La ministre de l’Education Nationale, de l’Enseignement Technique et de la Formation Professionnelle d’alors, Madame Kandia Camara, n’était pas en reste. Convaincue que si le chef de l’Etat n’était pas partant pour cette élection d’octobre 2020, la défaite du parti au pouvoir ne faisait l’ombre d’aucun doute. Elle avait déclaré : « …la politique est la saine appréciation des réalités du moment ; surtout que nous avons des adversaires en face qui rêvent de venir au pouvoir pour se venger, pour venir régler des comptes, pour venir créer des tensions dans le pays… ».
Toutes ces agitations, ces lamentations et cette fébrilité visible, étaient et sont encore aujourd’hui, le signe évident de la peur qui s’est emparée des cadres du Rhdp et marquent l’échec du chef de l’Etat. Il n’a pas été à mesure de former des cadres capables d’assurer la relève et affronter toutes les adversités. Mais la déclaration de la ministre Kandia, aujourd’hui présidente du Sénat, appelle quelques interrogations :
Quel parti politique en Côte d’Ivoire peut avoir pour programme de gouvernement ce qu’elle évoque là-haut ? Pourquoi subodorait-elle que ses adversaires viendront au pouvoir pour se venger ? Les adversaires en question ont-ils des raisons objectives de vouloir se venger ? A-t-elle pensé aux arrestations et emprisonnements à tout va que subit l’opposition ? A-t-elle pensé à toutes les frustrations, à toutes les humiliations et à tous les passages en force subis par les opposants ?

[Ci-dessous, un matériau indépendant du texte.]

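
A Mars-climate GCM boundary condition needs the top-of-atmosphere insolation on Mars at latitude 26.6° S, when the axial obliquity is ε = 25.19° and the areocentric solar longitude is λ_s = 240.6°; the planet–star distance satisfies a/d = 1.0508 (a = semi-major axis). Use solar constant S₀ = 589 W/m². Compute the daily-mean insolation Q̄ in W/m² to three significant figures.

sin δ = sin 25.19° × sin 240.6° = -0.37081, so δ = -21.765°.
cos H₀ = −tan(-26.6°) tan(-21.765°) = -0.1999, H₀ = 1.7721 rad.
Bracket: H₀ sin φ sin δ + cos φ cos δ sin H₀ = 1.7721×-0.44776×-0.37081 + 0.89415×0.92871×0.97981 = 0.294229 + 0.813640 = 1.107869.
Inverse-square distance factor (a/d)² = 1.0508² = 1.104181.
Q̄ = (S₀/π) × 1.104181 × [bracket] = (589/π) × 1.104181 × 1.107869 = 229.3 W/m².

Q̄ ≈ 229 W/m²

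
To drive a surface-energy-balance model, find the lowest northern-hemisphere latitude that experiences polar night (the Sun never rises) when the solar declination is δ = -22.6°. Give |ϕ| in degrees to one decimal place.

Polar night requires cos h₀ = −tan ϕ tan δ ≥ 1, i.e. tan ϕ tan δ ≤ −1.
The boundary is |tan ϕ| · |tan δ| = 1, so |ϕ| = 90° − |δ| = 90° − 22.6° = 67.4° in the northern hemisphere.

|ϕ| = 67.4°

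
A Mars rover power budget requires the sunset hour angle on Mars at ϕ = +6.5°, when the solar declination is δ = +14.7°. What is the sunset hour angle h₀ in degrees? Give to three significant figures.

h₀ = 91.7°

cos h₀ = −tan ϕ · tan δ = −tan(+6.5°) × tan(+14.700°) = -0.0299, so h₀ = 1.6007 rad = 91.71°.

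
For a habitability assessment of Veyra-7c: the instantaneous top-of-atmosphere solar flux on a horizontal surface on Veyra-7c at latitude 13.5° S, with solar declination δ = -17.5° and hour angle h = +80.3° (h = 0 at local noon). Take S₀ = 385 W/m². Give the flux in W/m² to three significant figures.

87.2 W/m²

cos θ_z = sin φ sin δ + cos φ cos δ cos h = 0.070198 + 0.156251 = 0.226449.
Flux = S₀ · cos θ_z = 385 × 0.226449 = 87.18 W/m².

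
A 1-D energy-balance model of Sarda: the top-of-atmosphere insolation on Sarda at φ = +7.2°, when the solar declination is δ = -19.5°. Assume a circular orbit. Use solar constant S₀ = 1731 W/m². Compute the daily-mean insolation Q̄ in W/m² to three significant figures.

Q̄ ≈ 480 W/m²

cos H₀ = −tan(+7.2°) tan(-19.500°) = 0.0447, H₀ = 1.5260 rad.
Bracket: H₀ sin φ sin δ + cos φ cos δ sin H₀ = 1.5260×0.12533×-0.33381 + 0.99211×0.94264×0.99900 = -0.063842 + 0.934267 = 0.870425.
Q̄ = (S₀/π) × [bracket] = (1731/π) × 0.870425 = 479.6 W/m².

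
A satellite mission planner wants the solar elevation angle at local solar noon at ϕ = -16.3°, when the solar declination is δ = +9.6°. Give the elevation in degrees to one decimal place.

At local noon the hour angle is zero, so the zenith angle equals |ϕ − δ| = |-16.3° − (+9.600°)| = 25.900°.
Elevation = 90° − 25.900° = 64.1°.

64.1°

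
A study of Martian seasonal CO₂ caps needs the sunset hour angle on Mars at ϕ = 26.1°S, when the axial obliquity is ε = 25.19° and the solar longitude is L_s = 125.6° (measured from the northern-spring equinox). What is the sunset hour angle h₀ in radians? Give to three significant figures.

h₀ = 1.39 rad

Solar declination: sin δ = sin ε · sin L_s = sin 25.19° × sin 125.6° = 0.34607, so δ = +20.247°.
cos h₀ = −tan ϕ · tan δ = −tan(-26.1°) × tan(+20.247°) = 0.1807, so h₀ = 1.3891 rad = 79.59°.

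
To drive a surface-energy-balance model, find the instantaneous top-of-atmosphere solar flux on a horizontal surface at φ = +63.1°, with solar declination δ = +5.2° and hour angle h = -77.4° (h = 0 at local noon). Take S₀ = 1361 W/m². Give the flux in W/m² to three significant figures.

244 W/m²

cos θ_z = sin φ sin δ + cos φ cos δ cos h = 0.080826 + 0.098289 = 0.179115.
Flux = S₀ · cos θ_z = 1361 × 0.179115 = 243.8 W/m².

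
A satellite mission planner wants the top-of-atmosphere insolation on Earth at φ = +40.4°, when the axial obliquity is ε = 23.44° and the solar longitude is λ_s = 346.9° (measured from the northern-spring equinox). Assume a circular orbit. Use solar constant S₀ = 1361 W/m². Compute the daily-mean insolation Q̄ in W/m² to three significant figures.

Q̄ ≈ 290 W/m²

Solar declination: sin δ = sin ε · sin λ_s = sin 23.44° × sin 346.9° = -0.09016, so δ = -5.173°.
cos H₀ = −tan(+40.4°) tan(-5.173°) = 0.0770, H₀ = 1.4937 rad.
Bracket: H₀ sin φ sin δ + cos φ cos δ sin H₀ = 1.4937×0.64812×-0.09016 + 0.76154×0.99593×0.99703 = -0.087284 + 0.756188 = 0.668904.
Q̄ = (S₀/π) × [bracket] = (1361/π) × 0.668904 = 289.8 W/m².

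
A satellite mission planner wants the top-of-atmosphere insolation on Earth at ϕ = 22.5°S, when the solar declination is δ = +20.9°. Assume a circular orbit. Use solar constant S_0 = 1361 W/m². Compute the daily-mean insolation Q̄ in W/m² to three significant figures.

cos h₀ = −tan(-22.5°) tan(+20.900°) = 0.1582, h₀ = 1.4120 rad.
Bracket: h₀ sin ϕ sin δ + cos ϕ cos δ sin h₀ = 1.4120×-0.38268×0.35674 + 0.92388×0.93420×0.98741 = -0.192762 + 0.852222 = 0.659460.
Q̄ = (S_0/π) × [bracket] = (1361/π) × 0.659460 = 285.7 W/m².

Q̄ ≈ 286 W/m²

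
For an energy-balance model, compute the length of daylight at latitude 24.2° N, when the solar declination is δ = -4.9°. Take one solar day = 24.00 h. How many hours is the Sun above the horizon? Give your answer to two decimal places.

cos h₀ = −tan ϕ · tan δ = −tan(+24.2°) × tan(-4.900°) = 0.0385, so h₀ = 1.5323 rad = 87.79°.
Daylight = 2h₀/(2π) × 24.00 h = (1.5323/π) × 24.00 = 11.71 h.

11.71 h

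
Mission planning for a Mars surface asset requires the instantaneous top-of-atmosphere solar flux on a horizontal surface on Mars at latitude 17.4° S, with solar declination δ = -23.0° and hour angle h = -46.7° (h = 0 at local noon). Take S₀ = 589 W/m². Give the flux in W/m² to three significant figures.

cos θ_z = sin φ sin δ + cos φ cos δ cos h = 0.116845 + 0.602411 = 0.719256.
Flux = S₀ · cos θ_z = 589 × 0.719256 = 423.6 W/m².

424 W/m²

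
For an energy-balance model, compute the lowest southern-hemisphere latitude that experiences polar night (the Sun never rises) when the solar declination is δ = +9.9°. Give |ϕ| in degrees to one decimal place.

|ϕ| = 80.1°

Polar night requires cos h₀ = −tan ϕ tan δ ≥ 1, i.e. tan ϕ tan δ ≤ −1.
The boundary is |tan ϕ| · |tan δ| = 1, so |ϕ| = 90° − |δ| = 90° − 9.9° = 80.1° in the southern hemisphere.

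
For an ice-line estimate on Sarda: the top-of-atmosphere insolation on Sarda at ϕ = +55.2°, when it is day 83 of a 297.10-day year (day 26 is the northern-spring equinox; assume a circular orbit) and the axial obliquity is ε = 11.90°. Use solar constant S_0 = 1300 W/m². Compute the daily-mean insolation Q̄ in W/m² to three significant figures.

Q̄ ≈ 344 W/m²

Solar longitude: L_s = 360° × (83 − 26)/297.10 = 69.068°.
sin δ = sin 11.90° × sin 69.068° = 0.19260, so δ = +11.104°.
cos h₀ = −tan(+55.2°) tan(+11.104°) = -0.2824, h₀ = 1.8571 rad.
Bracket: h₀ sin ϕ sin δ + cos ϕ cos δ sin h₀ = 1.8571×0.82115×0.19260 + 0.57071×0.98128×0.95930 = 0.293707 + 0.537233 = 0.830940.
Q̄ = (S_0/π) × [bracket] = (1300/π) × 0.830940 = 343.8 W/m².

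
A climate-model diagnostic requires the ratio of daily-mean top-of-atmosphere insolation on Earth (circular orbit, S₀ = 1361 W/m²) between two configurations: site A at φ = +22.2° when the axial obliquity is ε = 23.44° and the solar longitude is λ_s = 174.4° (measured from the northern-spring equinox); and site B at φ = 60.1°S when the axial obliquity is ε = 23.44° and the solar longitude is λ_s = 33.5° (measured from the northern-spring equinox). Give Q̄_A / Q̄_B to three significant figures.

Q̄_A / Q̄_B ≈ 4.21

— Configuration A (φ=+22.2°):
Solar declination: sin δ = sin ε · sin λ_s = sin 23.44° × sin 174.4° = 0.03882, so δ = +2.225°.
cos H₀ = −tan(+22.2°) tan(+2.225°) = -0.0159, H₀ = 1.5867 rad.
Bracket: H₀ sin φ sin δ + cos φ cos δ sin H₀ = 1.5867×0.37784×0.03882 + 0.92587×0.99925×0.99987 = 0.023273 + 0.925055 = 0.948328.
Q̄ = (S₀/π) × [bracket] = (1361/π) × 0.948328 = 410.83 W/m².
— Configuration B (φ=-60.1°):
Solar declination: sin δ = sin ε · sin λ_s = sin 23.44° × sin 33.5° = 0.21955, so δ = +12.683°.
cos H₀ = −tan(-60.1°) tan(+12.683°) = 0.3914, H₀ = 1.1687 rad.
Bracket: H₀ sin φ sin δ + cos φ cos δ sin H₀ = 1.1687×-0.86690×0.21955 + 0.49849×0.97560×0.92024 = -0.222436 + 0.447537 = 0.225101.
Q̄ = (S₀/π) × [bracket] = (1361/π) × 0.225101 = 97.518 W/m².
Ratio Q̄_A / Q̄_B = 410.83 / 97.518 = 4.213.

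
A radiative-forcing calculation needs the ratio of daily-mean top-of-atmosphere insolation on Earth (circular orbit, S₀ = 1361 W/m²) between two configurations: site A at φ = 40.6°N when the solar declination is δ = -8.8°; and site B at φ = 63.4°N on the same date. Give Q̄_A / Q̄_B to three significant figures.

— Configuration A (φ=+40.6°):
cos H₀ = −tan(+40.6°) tan(-8.800°) = 0.1327, H₀ = 1.4377 rad.
Bracket: H₀ sin φ sin δ + cos φ cos δ sin H₀ = 1.4377×0.65077×-0.15299 + 0.75927×0.98823×0.99116 = -0.143139 + 0.743700 = 0.600561.
Q̄ = (S₀/π) × [bracket] = (1361/π) × 0.600561 = 260.17 W/m².
— Configuration B (φ=+63.4°):
cos H₀ = −tan(+63.4°) tan(-8.800°) = 0.3091, H₀ = 1.2565 rad.
Bracket: H₀ sin φ sin δ + cos φ cos δ sin H₀ = 1.2565×0.89415×-0.15299 + 0.44776×0.98823×0.95101 = -0.171884 + 0.420812 = 0.248928.
Q̄ = (S₀/π) × [bracket] = (1361/π) × 0.248928 = 107.84 W/m².
Ratio Q̄_A / Q̄_B = 260.17 / 107.84 = 2.413.

Q̄_A / Q̄_B ≈ 2.41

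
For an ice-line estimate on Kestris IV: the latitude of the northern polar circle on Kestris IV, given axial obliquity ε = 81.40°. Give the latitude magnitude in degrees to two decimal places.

The polar circle is the lowest latitude that experiences at least one full rotation of continuous daylight at the northern-summer solstice; it lies at |ϕ| = 90° − ε = 90° − 81.40° = 8.60°.

8.60°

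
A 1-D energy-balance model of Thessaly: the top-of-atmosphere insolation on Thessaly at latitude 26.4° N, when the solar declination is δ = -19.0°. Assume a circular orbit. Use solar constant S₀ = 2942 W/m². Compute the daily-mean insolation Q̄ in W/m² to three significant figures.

cos H₀ = −tan(+26.4°) tan(-19.000°) = 0.1709, H₀ = 1.3990 rad.
Bracket: H₀ sin φ sin δ + cos φ cos δ sin H₀ = 1.3990×0.44464×-0.32557 + 0.89571×0.94552×0.98528 = -0.202521 + 0.834445 = 0.631924.
Q̄ = (S₀/π) × [bracket] = (2942/π) × 0.631924 = 591.8 W/m².

Q̄ ≈ 592 W/m²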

Toujours est-il qu’une analyse de son discours, fait transparaître ce que nous évoquions là-haut : la peur, la peur du lendemain et surtout l’incertitude de ce que demain sera fait. Mais que chacun se rassure.

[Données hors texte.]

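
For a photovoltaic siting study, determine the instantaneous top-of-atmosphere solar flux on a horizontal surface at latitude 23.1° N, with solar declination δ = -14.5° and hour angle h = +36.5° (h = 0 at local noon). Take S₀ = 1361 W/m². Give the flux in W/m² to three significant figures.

841 W/m²

cos θ_z = sin φ sin δ + cos φ cos δ cos h = -0.098233 + 0.715853 = 0.617620.
Flux = S₀ · cos θ_z = 1361 × 0.617620 = 840.6 W/m².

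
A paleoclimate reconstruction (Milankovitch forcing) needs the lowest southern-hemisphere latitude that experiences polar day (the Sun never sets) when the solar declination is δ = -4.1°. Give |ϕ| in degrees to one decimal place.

|ϕ| = 85.9°

Polar day requires cos h₀ = −tan ϕ tan δ ≤ −1, i.e. tan ϕ tan δ ≥ 1.
The boundary is |tan ϕ| · |tan δ| = 1, so |ϕ| = 90° − |δ| = 90° − 4.1° = 85.9° in the southern hemisphere.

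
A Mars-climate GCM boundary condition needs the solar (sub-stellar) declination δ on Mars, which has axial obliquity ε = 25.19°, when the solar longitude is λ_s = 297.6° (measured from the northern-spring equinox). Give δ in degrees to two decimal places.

sin δ = sin ε · sin λ_s = sin 25.19° × sin 297.6° = -0.377187.
δ = arcsin(-0.377187) = -22.16°.

δ = -22.16°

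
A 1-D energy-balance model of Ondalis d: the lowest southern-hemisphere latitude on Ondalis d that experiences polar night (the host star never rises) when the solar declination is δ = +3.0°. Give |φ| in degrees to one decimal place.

Polar night requires cos H₀ = −tan φ tan δ ≥ 1, i.e. tan φ tan δ ≤ −1.
The boundary is |tan φ| · |tan δ| = 1, so |φ| = 90° − |δ| = 90° − 3.0° = 87.0° in the southern hemisphere.

|φ| = 87.0°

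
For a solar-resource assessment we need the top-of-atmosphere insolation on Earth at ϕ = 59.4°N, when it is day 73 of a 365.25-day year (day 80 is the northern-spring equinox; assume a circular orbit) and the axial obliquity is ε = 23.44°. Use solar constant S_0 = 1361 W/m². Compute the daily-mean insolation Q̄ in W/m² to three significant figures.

Solar longitude: L_s = 360° × (73 − 80)/365.25 = -6.899°, i.e. -6.899° + 360° = 353.101°.
sin δ = sin 23.44° × sin 353.101° = -0.04778, so δ = -2.739°.
cos h₀ = −tan(+59.4°) tan(-2.739°) = 0.0809, h₀ = 1.4898 rad.
Bracket: h₀ sin ϕ sin δ + cos ϕ cos δ sin h₀ = 1.4898×0.86074×-0.04778 + 0.50904×0.99886×0.99672 = -0.061270 + 0.506792 = 0.445522.
Q̄ = (S_0/π) × [bracket] = (1361/π) × 0.445522 = 193.0 W/m².

Q̄ ≈ 193 W/m²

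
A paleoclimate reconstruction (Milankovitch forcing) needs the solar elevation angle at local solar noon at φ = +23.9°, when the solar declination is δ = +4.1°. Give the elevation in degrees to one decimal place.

70.2°

At local noon the hour angle is zero, so the zenith angle equals |φ − δ| = |+23.9° − (+4.100°)| = 19.800°.
Elevation = 90° − 19.800° = 70.2°.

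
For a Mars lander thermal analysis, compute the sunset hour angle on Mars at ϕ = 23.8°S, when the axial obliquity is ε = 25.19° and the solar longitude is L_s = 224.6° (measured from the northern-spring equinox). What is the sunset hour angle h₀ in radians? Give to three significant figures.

h₀ = 1.71 rad

Solar declination: sin δ = sin ε · sin L_s = sin 25.19° × sin 224.6° = -0.29885, so δ = -17.389°.
cos h₀ = −tan ϕ · tan δ = −tan(-23.8°) × tan(-17.389°) = -0.1381, so h₀ = 1.7094 rad = 97.94°.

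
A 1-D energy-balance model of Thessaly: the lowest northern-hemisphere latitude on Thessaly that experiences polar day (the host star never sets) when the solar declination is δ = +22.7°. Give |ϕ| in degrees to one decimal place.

|ϕ| = 67.3°

Polar day requires cos h₀ = −tan ϕ tan δ ≤ −1, i.e. tan ϕ tan δ ≥ 1.
The boundary is |tan ϕ| · |tan δ| = 1, so |ϕ| = 90° − |δ| = 90° − 22.7° = 67.3° in the northern hemisphere.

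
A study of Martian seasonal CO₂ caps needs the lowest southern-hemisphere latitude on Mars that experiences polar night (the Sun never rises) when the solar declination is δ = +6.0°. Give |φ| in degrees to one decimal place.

|φ| = 84.0°

Polar night requires cos H₀ = −tan φ tan δ ≥ 1, i.e. tan φ tan δ ≤ −1.
The boundary is |tan φ| · |tan δ| = 1, so |φ| = 90° − |δ| = 90° − 6.0° = 84.0° in the southern hemisphere.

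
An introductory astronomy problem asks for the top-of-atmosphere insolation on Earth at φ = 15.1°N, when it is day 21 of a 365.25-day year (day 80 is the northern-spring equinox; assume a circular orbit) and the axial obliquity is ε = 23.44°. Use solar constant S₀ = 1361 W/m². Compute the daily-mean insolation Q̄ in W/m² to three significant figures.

Q̄ ≈ 336 W/m²

Solar longitude: λ_s = 360° × (21 − 80)/365.25 = -58.152°, i.e. -58.152° + 360° = 301.848°.
sin δ = sin 23.44° × sin 301.848° = -0.33790, so δ = -19.749°.
cos H₀ = −tan(+15.1°) tan(-19.749°) = 0.0969, H₀ = 1.4738 rad.
Bracket: H₀ sin φ sin δ + cos φ cos δ sin H₀ = 1.4738×0.26050×-0.33790 + 0.96547×0.94118×0.99530 = -0.129728 + 0.904410 = 0.774682.
Q̄ = (S₀/π) × [bracket] = (1361/π) × 0.774682 = 335.6 W/m².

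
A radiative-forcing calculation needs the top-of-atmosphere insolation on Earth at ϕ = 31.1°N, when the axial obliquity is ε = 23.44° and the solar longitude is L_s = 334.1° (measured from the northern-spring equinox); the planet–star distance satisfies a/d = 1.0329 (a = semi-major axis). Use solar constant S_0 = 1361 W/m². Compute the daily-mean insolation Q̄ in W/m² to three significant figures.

Q̄ ≈ 327 W/m²

Solar declination: sin δ = sin ε · sin L_s = sin 23.44° × sin 334.1° = -0.17375, so δ = -10.006°.
cos h₀ = −tan(+31.1°) tan(-10.006°) = 0.1064, h₀ = 1.4642 rad.
Bracket: h₀ sin ϕ sin δ + cos ϕ cos δ sin h₀ = 1.4642×0.51653×-0.17375 + 0.85627×0.98479×0.99432 = -0.131408 + 0.838456 = 0.707048.
Inverse-square distance factor (a/d)² = 1.0329² = 1.066882.
Q̄ = (S_0/π) × 1.066882 × [bracket] = (1361/π) × 1.066882 × 0.707048 = 326.8 W/m².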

Aucun parti politique n’a dans son programme de gouvernement, la vengeance et la maltraitance de ses propres concitoyens. Tous ces partis qui aspirent à gouverner ont placé la réconciliation comme un des premiers chantiers à mettre en œuvre.

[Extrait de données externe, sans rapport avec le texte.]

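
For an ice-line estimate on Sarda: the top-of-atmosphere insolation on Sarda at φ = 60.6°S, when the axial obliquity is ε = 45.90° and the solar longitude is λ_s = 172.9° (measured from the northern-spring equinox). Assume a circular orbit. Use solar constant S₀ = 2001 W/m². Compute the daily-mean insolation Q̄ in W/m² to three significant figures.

Solar declination: sin δ = sin ε · sin λ_s = sin 45.90° × sin 172.9° = 0.08876, so δ = +5.092°.
cos H₀ = −tan(-60.6°) tan(+5.092°) = 0.1582, H₀ = 1.4120 rad.
Bracket: H₀ sin φ sin δ + cos φ cos δ sin H₀ = 1.4120×-0.87121×0.08876 + 0.49090×0.99605×0.98742 = -0.109188 + 0.482810 = 0.373622.
Q̄ = (S₀/π) × [bracket] = (2001/π) × 0.373622 = 238.0 W/m².

Q̄ ≈ 238 W/m²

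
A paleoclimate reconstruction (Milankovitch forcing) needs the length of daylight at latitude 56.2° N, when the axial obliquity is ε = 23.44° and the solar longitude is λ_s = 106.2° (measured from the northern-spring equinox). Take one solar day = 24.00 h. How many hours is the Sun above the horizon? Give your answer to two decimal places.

17.08 h

Solar declination: sin δ = sin ε · sin λ_s = sin 23.44° × sin 106.2° = 0.38199, so δ = +22.457°.
cos H₀ = −tan φ · tan δ = −tan(+56.2°) × tan(+22.457°) = -0.6174, so H₀ = 2.2363 rad = 128.13°.
Daylight = 2H₀/(2π) × 24.00 h = (2.2363/π) × 24.00 = 17.08 h.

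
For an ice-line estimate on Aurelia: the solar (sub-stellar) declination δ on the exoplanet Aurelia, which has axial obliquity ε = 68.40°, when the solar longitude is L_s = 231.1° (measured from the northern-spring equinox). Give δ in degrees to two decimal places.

sin δ = sin ε · sin L_s = sin 68.40° × sin 231.1° = -0.723592.
δ = arcsin(-0.723592) = -46.35°.

δ = -46.35°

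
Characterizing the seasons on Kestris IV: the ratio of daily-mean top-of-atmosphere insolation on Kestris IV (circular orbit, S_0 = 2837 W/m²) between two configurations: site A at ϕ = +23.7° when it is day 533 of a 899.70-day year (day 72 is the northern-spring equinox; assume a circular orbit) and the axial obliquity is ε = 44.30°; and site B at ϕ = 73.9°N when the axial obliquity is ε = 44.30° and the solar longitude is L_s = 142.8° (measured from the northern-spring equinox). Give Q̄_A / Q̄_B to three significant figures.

— Configuration A (ϕ=+23.7°):
Solar longitude: L_s = 360° × (533 − 72)/899.70 = 184.461°.
sin δ = sin 44.30° × sin 184.461° = -0.05433, so δ = -3.114°.
cos h₀ = −tan(+23.7°) tan(-3.114°) = 0.0239, h₀ = 1.5469 rad.
Bracket: h₀ sin ϕ sin δ + cos ϕ cos δ sin h₀ = 1.5469×0.40195×-0.05433 + 0.91566×0.99852×0.99971 = -0.033781 + 0.914040 = 0.880259.
Q̄ = (S_0/π) × [bracket] = (2837/π) × 0.880259 = 794.91 W/m².
— Configuration B (ϕ=+73.9°):
Solar declination: sin δ = sin ε · sin L_s = sin 44.30° × sin 142.8° = 0.42226, so δ = +24.977°.
cos h₀ = −tan(+73.9°) tan(+24.977°) = -1.6139 ≤ −1 ⇒ polar day, h₀ = π.
Bracket: h₀ sin ϕ sin δ + cos ϕ cos δ sin h₀ = 3.1416×0.96078×0.42226 + 0.27731×0.90647×0.00000 = 1.274544 + 0.000000 = 1.274544.
Q̄ = (S_0/π) × [bracket] = (2837/π) × 1.274544 = 1151.0 W/m².
Ratio Q̄_A / Q̄_B = 794.91 / 1151.0 = 0.6906.

Q̄_A / Q̄_B ≈ 0.691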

Dérive tribaliste et communautariste inacceptable
Dans l’ivresse du pouvoir, le Rhdp affirmait avec force et arrogance, qu’il n’y avait pas de réconciliation à faire parce que les ivoiriens étaient déjà réconciliés ! Qu’à cela ne tienne. Dans ces derniers temps, il nous a été donné de visionner une vidéo devenue virale sur la toile, où le président du Cosim (une association musulmane), un imam, entretenait ses ouailles en langue malinké.
La traduction qui nous a été faite donne froid dans le dos. C’est une véritable dérive tribaliste et communautariste inacceptable, qui dénote de la peur-panique de tous ceux qui pensent que le pouvoir est leur propriété privée qu’ils doivent conserver à tout prix….La peur du lendemain et la peur du retour du bâton sont passées par là.
A ce stade, nous attendons la réaction du porte-parole du gouvernement. Lui si prompt à répondre et à « recadrer » les prélats catholiques dès lors qu’ils se prononcent sur la marche de notre pays. Assis sur nos tabourets que nous n’avons pas libérés, nous attendons…
A l’évidence, toutes ces déclarations et toutes ces tentatives de repli identitaire, sont la prise de conscience que les temps tanguent et que les choses ne sont plus ce qu’elles étaient ou seraient. La peur du lendemain et toujours…la peur d’un lendemain incertain.
Ainsi va le pays.
Mais s’il y a eu un matin en Eburnie, il y aura assurément un soir, et l’ivraie sera séparée du vrai.